Friday, September 7, 2012
PRIVATE LIFE by Jane Smiley, reviewed by Su Zi
Chick Lit: The categorization of fiction does no favors to readers, at least. Thus, a work deemed literary may languish, because a faction of readers might be intimidated by the categorization: literature being perceived as difficult, as challenging to the mind; a crucial perception in an era when linguistic pabulum is the expectation. In addition, linguistic (or any artistic) works that take a particular point of view, and explore that view with some depth, will find factionalism as well as cultural prejudices that either shun or light the pathways toward inclusion in the classical cannon. Sometimes, works will experience periods of heyday or censorship, or authors will find celebration or re-probation (the historical example of Kate Chopin serves well). When a work is a current one, the title of literary may be seem as being part of the process of inclusion into the literary canon—a Catholic reference that is nonetheless accepted ecumenically but still equates classic, literary authors to that of the saints.
Classical considerations are always a viable rubric for analysis of any artistic work, and in the realm of literature can be an easy determiner as to whether or not a novel is as forgettable a read as franchise food is as a meal. Alas, these days, novels that exist as a delight to the gourmet reader do not seem to exist in plenitude; therefore, we have much to thank for Jane Smiley’s 2010 novel Private Life.
Smiley’s novel exists for the superficial reader as a historically set read of the chick-lit stripe, because the primary point of view is of that of the female protagonist, Margaret. Smiley’s fluid prose would not dissuade such a reader, and her level of detail is not nearly as onanistic as that of some millionaire horror writers. The novel’s allusions, however, are wry and imply much: In one scene, Margaret is being courted by one of the novel’s other primary characters, Captain Early, via the captain’s mother and a seductive perusal of the Early’s home library(60). Among the titles listed as congruent to the time period is Gaskell’s North and South (as well as the works of Jules Verne and Arthur Conan Doyle), and this becomes both an allusion and a clue to the novel’s inner workings—there is much in Private Life that echoes the tone of not only the Gaskell work (two distinct geographical settings as a metaphor for not only the character’s life stages, but for the culture setting ), but of the Brontes as well. Toward the end of the novel, one character offers an explanation of her life by a direct literary reference in a conversation to Margaret:
“[…]You talk like a woman who never got married.” […]

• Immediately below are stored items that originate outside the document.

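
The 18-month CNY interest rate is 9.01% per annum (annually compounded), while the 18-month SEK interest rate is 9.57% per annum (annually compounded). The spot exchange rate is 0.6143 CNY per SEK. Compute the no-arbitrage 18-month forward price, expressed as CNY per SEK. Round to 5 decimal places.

T = 18/12 years.
Growth of 1 CNY over T: (1 + 0.0901)^(18/12) = 1.138150.
Growth of 1 SEK over T: (1 + 0.0957)^(18/12) = 1.1469315.
CIP: F = S · (grow CNY)/(grow SEK) = 0.6143 × 1.138150/1.1469315 = 0.6095966 CNY per SEK.

0.60960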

‘ have you heard of The Well of Loneliness?’
‘Gertrude Stein?’” (243)
The reader gets the implication—or ought to—even if the character of Margaret does not, at least, for awhile. This creates a tacit relationship between the author and the reader, timed so as to not interrupt compassion for Margaret, and more subtle but of the same stripe as Bronte’s “Dear Reader, I married him” and also aligning rather concretely Smiley’s novel with that of its classical antecedents.

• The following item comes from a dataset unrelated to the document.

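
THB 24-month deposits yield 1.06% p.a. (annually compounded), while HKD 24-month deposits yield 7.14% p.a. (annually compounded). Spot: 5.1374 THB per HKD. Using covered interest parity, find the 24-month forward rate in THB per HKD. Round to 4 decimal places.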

The novel’s allusions become rich symbols for Margaret’s maturation. The San Francisco earthquake on 1908 becomes an episode in the characters’ lives
105-115). Smiley creates in Margaret an appreciation for Japanese art that includes not only references to Utagawa Hiroshige (189) and Hokusai, but which become pivotal symbols in Margaret’s character: Margaret buys the Hokusai print—which is described as ‘ the moment just before the recipient of the gift realizes the evil intentions of the sender” (199)-- and it becomes a symbol that reaches its climax when Margaret finally abandons the passivity of her broken will and confronts her husband (294).
Although the allusions in this novel are abundant—Captain Early comes to loathe Einstein , and this becomes a symbol of his egomania—their purposeful use creates a depth that goes beyond cultural positioning or historical connection. Smiley’s swiftly moving prose does not create a shallow read, nor does the depth of her references create a dense snag for the more fast-food junkie type of reader. Smiley’s construction seems well-considered and respectful of a canon that includes Perkins-Gilman (at one point Margaret is held captive by her husband) and the aforementioned authors. The reader gets the strong sense that the novel is meant to exist in this classical lineage, while also being aware that those classics were meant to exist as stories not saints. The most overt flaw in this novel is that any violence becomes subtle, and thus there’s neither explicit sex nor explicit violence—a tactic that may prove to be less than satisfying for some—but for many a gentle reader, it’s a delicious experience.